Whatley, who was from Cass County in East Texas, was stationed in Van Horn and graduated from the game warden academy in 2007. He is survived by his wife, Kelly, and two sons: Sam, 14, and Seth, 13.

"Our deepest condolences are extended to the Whatley family in this untimely and tragic incident," said Carter Smith, TPWD executive director. "We will do all we can to support the family through their grief."

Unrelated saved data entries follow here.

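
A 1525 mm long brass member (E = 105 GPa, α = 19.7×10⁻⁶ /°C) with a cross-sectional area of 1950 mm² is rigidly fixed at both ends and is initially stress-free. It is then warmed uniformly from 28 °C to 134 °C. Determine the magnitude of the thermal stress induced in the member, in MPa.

With length fixed, the mechanical strain must cancel the thermal strain αΔT = 19.7×10⁻⁶ × 106 = 2088.2×10⁻⁶.
Hence σ = E·αΔT = 105×10³ × 2088.2×10⁻⁶ = 219.3 MPa, compressive.

σ ≈ 219 MPa (compressive)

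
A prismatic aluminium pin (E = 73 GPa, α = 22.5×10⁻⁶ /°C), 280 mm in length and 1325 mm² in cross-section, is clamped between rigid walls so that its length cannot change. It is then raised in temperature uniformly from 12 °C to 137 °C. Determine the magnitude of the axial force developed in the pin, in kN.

Full restraint means ε = 0, so the stress is σ = EαΔT = 73×10³ × 22.5×10⁻⁶ × 125 = 205.3 MPa.
Axial force P = σA = 205.3 × 1325 = 272000 N = 272 kN, compressive.

P ≈ 272 kN (compressive)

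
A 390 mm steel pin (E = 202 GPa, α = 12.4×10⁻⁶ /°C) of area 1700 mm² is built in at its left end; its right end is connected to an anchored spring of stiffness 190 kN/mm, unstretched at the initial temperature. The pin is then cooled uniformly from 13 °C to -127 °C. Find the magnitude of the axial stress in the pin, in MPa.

σ ≈ 62.2 MPa (tensile)

If the spring were absent the pin would shorten by αΔT L = 12.4×10⁻⁶ × 140 × 390 = 0.677 mm.
Let P be the tensile force in the spring. The pin extends elastically by PL/(AE) and the spring stretches by P/k; together these equal δ_free.
So P = δ_free / [L/(AE) + 1/k] = 0.677 / [ 390/(1700×202×10³) + 1/(190×10³) ].
P = 0.677 / 6.399×10⁻⁶ = 105800 N.
σ = P/A = 105800/1700 = 62.24 MPa.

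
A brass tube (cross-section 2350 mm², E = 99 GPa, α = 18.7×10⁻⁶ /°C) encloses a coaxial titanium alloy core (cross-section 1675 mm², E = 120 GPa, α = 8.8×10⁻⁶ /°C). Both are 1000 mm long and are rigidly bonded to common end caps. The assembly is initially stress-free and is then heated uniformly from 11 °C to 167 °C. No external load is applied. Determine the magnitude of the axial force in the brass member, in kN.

The brass has the larger α, so on heating it would change length more than the titanium alloy if both were free. The rigid plates force a common final length, so the brass is put into compression and the titanium alloy into tension, with equal and opposite forces P (no external load).
Equating the net (thermal + elastic) strains gives |α₁ − α₂|·ΔT = P·[1/(A₁E₁) + 1/(A₂E₂)].
|α₁ − α₂|·ΔT = 9.9×10⁻⁶ × 156 = 0.001544.
1/(A₁E₁) + 1/(A₂E₂) = 1/(2350×99×10³) + 1/(1675×120×10³) = 9.273×10⁻⁹ N⁻¹.
P = 0.001544 / 9.273×10⁻⁹ = 166500 N = 166.5 kN.

P ≈ 167 kN (compressive in the brass)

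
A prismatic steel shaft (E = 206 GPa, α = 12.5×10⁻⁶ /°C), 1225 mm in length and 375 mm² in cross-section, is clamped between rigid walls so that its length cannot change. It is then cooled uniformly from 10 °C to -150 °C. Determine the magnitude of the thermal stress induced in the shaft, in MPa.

The supports are rigid, so the total axial strain is zero. The restrained thermal strain is ε = αΔT = 12.5×10⁻⁶ × 160 = 2000×10⁻⁶.
σ = EαΔT = 206×10³ × 12.5×10⁻⁶ × 160 = 412 MPa (tensile; the shaft is trying to contract).

σ ≈ 412 MPa (tensile)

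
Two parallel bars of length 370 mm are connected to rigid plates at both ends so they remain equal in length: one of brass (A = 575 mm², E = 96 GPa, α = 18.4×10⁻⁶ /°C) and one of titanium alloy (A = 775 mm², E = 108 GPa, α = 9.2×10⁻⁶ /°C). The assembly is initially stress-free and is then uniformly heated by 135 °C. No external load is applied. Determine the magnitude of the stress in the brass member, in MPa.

σ ≈ 71.8 MPa (compressive)

The brass has the larger α, so on heating it would change length more than the titanium alloy if both were free. The rigid plates force a common final length, so the brass is put into compression and the titanium alloy into tension, with equal and opposite forces P (no external load).
Equating the net (thermal + elastic) strains gives |α₁ − α₂|·ΔT = P·[1/(A₁E₁) + 1/(A₂E₂)].
|α₁ − α₂|·ΔT = 9.2×10⁻⁶ × 135 = 0.001242.
1/(A₁E₁) + 1/(A₂E₂) = 1/(575×96×10³) + 1/(775×108×10³) = 3.006×10⁻⁸ N⁻¹.
P = 0.001242 / 3.006×10⁻⁸ = 41310 N = 41.31 kN.
σ_{brass} = P/A₁ = 41310/575 = 71.85 MPa, compressive.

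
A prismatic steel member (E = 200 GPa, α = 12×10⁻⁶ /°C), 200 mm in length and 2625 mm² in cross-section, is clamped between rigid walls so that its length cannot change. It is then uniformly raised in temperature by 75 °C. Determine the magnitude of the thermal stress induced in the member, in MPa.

With length fixed, the mechanical strain must cancel the thermal strain αΔT = 12×10⁻⁶ × 75 = 900×10⁻⁶.
Hence σ = E·αΔT = 200×10³ × 900×10⁻⁶ = 180 MPa, compressive.

σ ≈ 180 MPa (compressive)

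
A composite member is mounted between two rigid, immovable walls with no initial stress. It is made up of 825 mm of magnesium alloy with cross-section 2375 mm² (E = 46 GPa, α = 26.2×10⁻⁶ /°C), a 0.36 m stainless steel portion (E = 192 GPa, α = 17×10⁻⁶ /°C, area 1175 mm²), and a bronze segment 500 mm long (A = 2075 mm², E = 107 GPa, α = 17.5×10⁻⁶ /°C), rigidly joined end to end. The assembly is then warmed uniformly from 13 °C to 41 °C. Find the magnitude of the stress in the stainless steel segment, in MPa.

Free thermal expansion of the whole bar: Σ αᵢΔT Lᵢ = 26.2×10⁻⁶×28×825 + 17×10⁻⁶×28×360 + 17.5×10⁻⁶×28×500 = 1.022 mm.
Since the ends are fixed, an axial force P builds up, equal in every segment, with P · Σ Lᵢ/(AᵢEᵢ) = δ_free.
Σ Lᵢ/(AᵢEᵢ) = 825/(2375×46×10³) + 360/(1175×192×10³) + 500/(2075×107×10³) = 1.14×10⁻⁵ mm/N.
So P = 1.022 / 1.14×10⁻⁵ = 89.62 kN, compressive.
σ_{stainless steel} = P / A = 89620 / 1175 = 76.27 MPa.

σ ≈ 76.3 MPa (compressive)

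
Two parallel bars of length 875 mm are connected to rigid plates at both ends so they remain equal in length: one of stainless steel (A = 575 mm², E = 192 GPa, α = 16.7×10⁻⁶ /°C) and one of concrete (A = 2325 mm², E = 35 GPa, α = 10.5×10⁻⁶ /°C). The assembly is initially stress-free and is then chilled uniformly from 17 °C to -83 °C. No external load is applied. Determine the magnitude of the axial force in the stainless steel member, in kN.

P ≈ 29 kN (tensile in the stainless steel)

The stainless steel has the larger α, so on cooling it would change length more than the concrete if both were free. The rigid plates force a common final length, so the stainless steel is put into tension and the concrete into compression, with equal and opposite forces P (no external load).
Setting the final lengths equal and cancelling L: (α₁ − α₂)ΔT = P/(A₁E₁) + P/(A₂E₂).
|α₁ − α₂|·ΔT = 6.2×10⁻⁶ × 100 = 0.00062.
1/(A₁E₁) + 1/(A₂E₂) = 1/(575×192×10³) + 1/(2325×35×10³) = 2.135×10⁻⁸ N⁻¹.
So P = 0.00062 / 2.135×10⁻⁸ = 29.04 kN.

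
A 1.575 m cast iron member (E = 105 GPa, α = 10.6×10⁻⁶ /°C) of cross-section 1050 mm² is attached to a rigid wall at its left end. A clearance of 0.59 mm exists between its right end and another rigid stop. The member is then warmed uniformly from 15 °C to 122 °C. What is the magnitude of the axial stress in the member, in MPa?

σ ≈ 79.8 MPa (compressive)

Unrestrained expansion: δ_free = αΔT L = 10.6×10⁻⁶ × 107 × 1575 = 1.786 mm.
The gap closes (δ_free > 0.59 mm) and the wall then resists a further 1.786 − 0.59 = 1.196 mm of expansion.
That suppressed elongation corresponds to σ = E·Δ/L = 105×10³ × 1.196/1575 = 79.76 MPa.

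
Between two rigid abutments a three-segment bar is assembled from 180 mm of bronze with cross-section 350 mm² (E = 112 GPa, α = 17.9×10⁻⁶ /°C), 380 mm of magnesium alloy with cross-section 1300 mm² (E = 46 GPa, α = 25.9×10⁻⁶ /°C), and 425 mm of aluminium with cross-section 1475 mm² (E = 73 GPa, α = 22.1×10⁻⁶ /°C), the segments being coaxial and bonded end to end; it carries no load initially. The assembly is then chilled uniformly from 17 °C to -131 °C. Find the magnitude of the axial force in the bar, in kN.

Free thermal contraction of the whole bar: Σ αᵢΔT Lᵢ = 17.9×10⁻⁶×148×180 + 25.9×10⁻⁶×148×380 + 22.1×10⁻⁶×148×425 = 3.324 mm.
Since the ends are fixed, an axial force P builds up, equal in every segment, with P · Σ Lᵢ/(AᵢEᵢ) = δ_free.
Σ Lᵢ/(AᵢEᵢ) = 180/(350×112×10³) + 380/(1300×46×10³) + 425/(1475×73×10³) = 1.489×10⁻⁵ mm/N.
So P = 3.324 / 1.489×10⁻⁵ = 223.2 kN, tensile.

P ≈ 223 kN (tensile)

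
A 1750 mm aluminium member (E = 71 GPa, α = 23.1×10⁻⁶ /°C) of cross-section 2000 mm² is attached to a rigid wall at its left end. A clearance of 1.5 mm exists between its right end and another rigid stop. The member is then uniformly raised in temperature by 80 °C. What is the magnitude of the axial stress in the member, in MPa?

Free thermal elongation = αΔT L = 23.1×10⁻⁶ × 80 × 1750 = 3.234 mm.
After closing the 1.5 mm clearance, 3.234 − 1.5 = 1.734 mm of expansion remains to be suppressed by the wall.
So σ = E(δ_free − g)/L = 71×10³ × 1.734/1750 = 70.35 MPa.

σ ≈ 70.4 MPa (compressive)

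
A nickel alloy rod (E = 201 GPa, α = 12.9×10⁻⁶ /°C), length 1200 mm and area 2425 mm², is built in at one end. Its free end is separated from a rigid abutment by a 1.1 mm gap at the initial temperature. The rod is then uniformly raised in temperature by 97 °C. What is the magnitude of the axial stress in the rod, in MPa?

Unrestrained expansion: δ_free = αΔT L = 12.9×10⁻⁶ × 97 × 1200 = 1.502 mm.
The gap closes (δ_free > 1.1 mm) and the wall then resists a further 1.502 − 1.1 = 0.4016 mm of expansion.
That suppressed elongation corresponds to σ = E·Δ/L = 201×10³ × 0.4016/1200 = 67.26 MPa.

σ ≈ 67.3 MPa (compressive)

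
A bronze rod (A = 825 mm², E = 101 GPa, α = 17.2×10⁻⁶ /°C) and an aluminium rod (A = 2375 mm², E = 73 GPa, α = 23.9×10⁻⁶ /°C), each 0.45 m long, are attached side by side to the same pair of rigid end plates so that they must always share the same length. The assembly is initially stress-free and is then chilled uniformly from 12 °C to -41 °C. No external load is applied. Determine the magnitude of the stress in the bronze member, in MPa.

Equilibrium of a rigid end plate with no external load gives equal and opposite internal forces ±P in the two members. Since α_{aluminium} > α_{bronze}, cooling drives the aluminium into tension and the bronze into compression.
Setting the final lengths equal and cancelling L: (α₁ − α₂)ΔT = P/(A₁E₁) + P/(A₂E₂).
|α₁ − α₂|·ΔT = 6.7×10⁻⁶ × 53 = 0.0003551.
1/(A₁E₁) + 1/(A₂E₂) = 1/(825×101×10³) + 1/(2375×73×10³) = 1.777×10⁻⁸ N⁻¹.
So P = 0.0003551 / 1.777×10⁻⁸ = 19.98 kN.
σ_{bronze} = P/A₁ = 19980/825 = 24.22 MPa, compressive.

σ ≈ 24.2 MPa (compressive)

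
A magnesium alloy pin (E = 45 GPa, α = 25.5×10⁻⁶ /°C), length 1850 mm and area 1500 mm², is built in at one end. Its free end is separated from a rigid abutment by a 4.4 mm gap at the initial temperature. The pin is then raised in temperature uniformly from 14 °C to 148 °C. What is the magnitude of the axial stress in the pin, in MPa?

σ ≈ 46.7 MPa (compressive)

Free thermal elongation = αΔT L = 25.5×10⁻⁶ × 134 × 1850 = 6.321 mm.
The gap closes (δ_free > 4.4 mm) and the wall then resists a further 6.321 − 4.4 = 1.921 mm of expansion.
Compatibility: PL/(AE) = 1.921 mm, so σ = P/A = E × (1.921/1850) = 46.74 MPa.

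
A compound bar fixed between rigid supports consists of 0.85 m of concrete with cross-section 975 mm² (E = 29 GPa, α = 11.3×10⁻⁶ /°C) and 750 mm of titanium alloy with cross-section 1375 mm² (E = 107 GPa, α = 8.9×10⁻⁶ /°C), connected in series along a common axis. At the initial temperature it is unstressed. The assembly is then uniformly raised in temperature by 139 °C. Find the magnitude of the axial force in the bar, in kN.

P ≈ 64.4 kN (compressive)

With the walls removed the bar would change length by δ_free = Σ αᵢΔT Lᵢ = 11.3×10⁻⁶×139×850 + 8.9×10⁻⁶×139×750 = 2.263 mm.
Since the ends are fixed, an axial force P builds up, equal in every segment, with P · Σ Lᵢ/(AᵢEᵢ) = δ_free.
Σ Lᵢ/(AᵢEᵢ) = 850/(975×29×10³) + 750/(1375×107×10³) = 3.516×10⁻⁵ mm/N.
Hence P = δ_free / Σ(L/AE) = 2.263/3.516×10⁻⁵ = 64.36 kN (compressive).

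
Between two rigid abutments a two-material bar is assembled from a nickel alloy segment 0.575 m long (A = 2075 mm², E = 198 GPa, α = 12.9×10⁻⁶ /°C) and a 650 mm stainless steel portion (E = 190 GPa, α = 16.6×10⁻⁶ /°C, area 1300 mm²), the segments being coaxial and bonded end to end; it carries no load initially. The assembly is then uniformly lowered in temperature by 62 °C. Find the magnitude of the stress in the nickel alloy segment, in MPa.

σ ≈ 135 MPa (tensile)

If the supports were absent, the total length change would be Σ αᵢΔT Lᵢ = 12.9×10⁻⁶×62×575 + 16.6×10⁻⁶×62×650 = 1.129 mm.
The rigid supports impose zero overall length change; the single axial force P common to all segments must satisfy P Σ Lᵢ/(AᵢEᵢ) = δ_free.
The series flexibility is Σ Lᵢ/(AᵢEᵢ) = 575/(2075×198×10³) + 650/(1300×190×10³) = 4.031×10⁻⁶ mm/N.
P = 1.129 / 4.031×10⁻⁶ = 280000 N = 280 kN, tensile.
σ_{nickel alloy} = P / A = 280000 / 2075 = 135 MPa.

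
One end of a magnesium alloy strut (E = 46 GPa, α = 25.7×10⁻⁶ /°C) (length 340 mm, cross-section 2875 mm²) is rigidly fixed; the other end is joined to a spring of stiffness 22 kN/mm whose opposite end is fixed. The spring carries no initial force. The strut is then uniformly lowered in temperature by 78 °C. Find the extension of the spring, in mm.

If the spring were absent the strut would shorten by αΔT L = 25.7×10⁻⁶ × 78 × 340 = 0.6816 mm.
Let P be the tensile force in the spring. The strut extends elastically by PL/(AE) and the spring stretches by P/k; together these equal δ_free.
So P = δ_free / [L/(AE) + 1/k] = 0.6816 / [ 340/(2875×46×10³) + 1/(22×10³) ].
P = 0.6816 / 4.803×10⁻⁵ = 14190 N.
Spring extension = P/k = 14190/(22×10³) = 0.6451 mm.

δ ≈ 0.645 mm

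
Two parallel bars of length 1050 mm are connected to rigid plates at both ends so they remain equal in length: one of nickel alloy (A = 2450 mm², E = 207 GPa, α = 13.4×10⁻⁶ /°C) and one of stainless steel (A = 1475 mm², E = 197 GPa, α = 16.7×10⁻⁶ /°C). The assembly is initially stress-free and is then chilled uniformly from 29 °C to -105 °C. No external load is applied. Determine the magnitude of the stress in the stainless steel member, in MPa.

The stainless steel has the larger α, so on cooling it would change length more than the nickel alloy if both were free. The rigid plates force a common final length, so the stainless steel is put into tension and the nickel alloy into compression, with equal and opposite forces P (no external load).
Compatibility of the two members (thermal + elastic change equal): (α₁ − α₂)ΔT = P·[1/(A₁E₁) + 1/(A₂E₂)].
|α₁ − α₂|·ΔT = 3.3×10⁻⁶ × 134 = 0.0004422.
1/(A₁E₁) + 1/(A₂E₂) = 1/(2450×207×10³) + 1/(1475×197×10³) = 5.413×10⁻⁹ N⁻¹.
P = 0.0004422 / 5.413×10⁻⁹ = 81690 N = 81.69 kN.
σ_{stainless steel} = P/A₂ = 81690/1475 = 55.38 MPa, tensile.

σ ≈ 55.4 MPa (tensile)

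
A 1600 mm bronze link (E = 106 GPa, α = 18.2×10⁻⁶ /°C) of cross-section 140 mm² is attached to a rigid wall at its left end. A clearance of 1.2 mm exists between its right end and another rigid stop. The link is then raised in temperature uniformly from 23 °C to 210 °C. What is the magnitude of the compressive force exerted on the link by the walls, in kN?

P ≈ 39.4 kN

If the wall were absent the link would grow by αΔT L = 18.2×10⁻⁶ × 187 × 1600 = 5.445 mm.
After closing the 1.2 mm clearance, 5.445 − 1.2 = 4.245 mm of expansion remains to be suppressed by the wall.
Compatibility: PL/(AE) = 4.245 mm, so σ = P/A = E × (4.245/1600) = 281.3 MPa.
Force on the wall = σA = 281.3 × 140 mm² = 39.38 kN.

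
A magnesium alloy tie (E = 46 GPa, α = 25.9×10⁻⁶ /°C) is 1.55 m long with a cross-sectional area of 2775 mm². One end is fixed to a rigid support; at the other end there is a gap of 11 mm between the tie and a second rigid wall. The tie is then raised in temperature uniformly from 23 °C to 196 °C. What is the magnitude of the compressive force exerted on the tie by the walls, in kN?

P ≈ 0 kN

Unrestrained expansion: δ_free = αΔT L = 25.9×10⁻⁶ × 173 × 1550 = 6.945 mm.
This is smaller than the 11 mm clearance, so the tie expands freely without reaching the stop — the stress is zero.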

An autopsy was performed this morning in Lubbock. As in all other cases involving the death of an employee while on duty, an internal TPWD investigation is underway. A funeral is being planned for East Texas next week and details will be announced as they are available.


----------



## FISHNNUTT (Oct 27, 2007)

Prayers for the family and co-workers !!!

REST IN PEACE
Texas Game Warden George Whatley !! God Bless


----------



## BigPig069 (May 20, 2006)

Prayers from our family to theres and all Law Enforcement Officers, they are the real front line HEROS. REST IN PEACE-Texas Game Warden-George Whatley!


----------



## great white fisherman (Jun 24, 2008)

May the Lord bless this mans family for all that he has done to try and protect the animals that have no protection. I hope there is a special place for him!


----------



## Hooked Up (May 23, 2004)

Prayers going out for Warden Whatley. Guy


----------



## V-Bottom (Jun 16, 2007)

From Our Family to his..prayers sent..Ed (TDCJ)


----------



## fishtails75 (Jul 27, 2008)

thanks for everything you did for our hunting and fishing,my families prayers to yours.god bless


----------



## Shallow Sport68 (Oct 14, 2008)

Prayers sent........


----------



## spotsndots (May 20, 2005)

prayers sent


----------



## reel lax (Apr 26, 2005)

Prayers sent...RIP


----------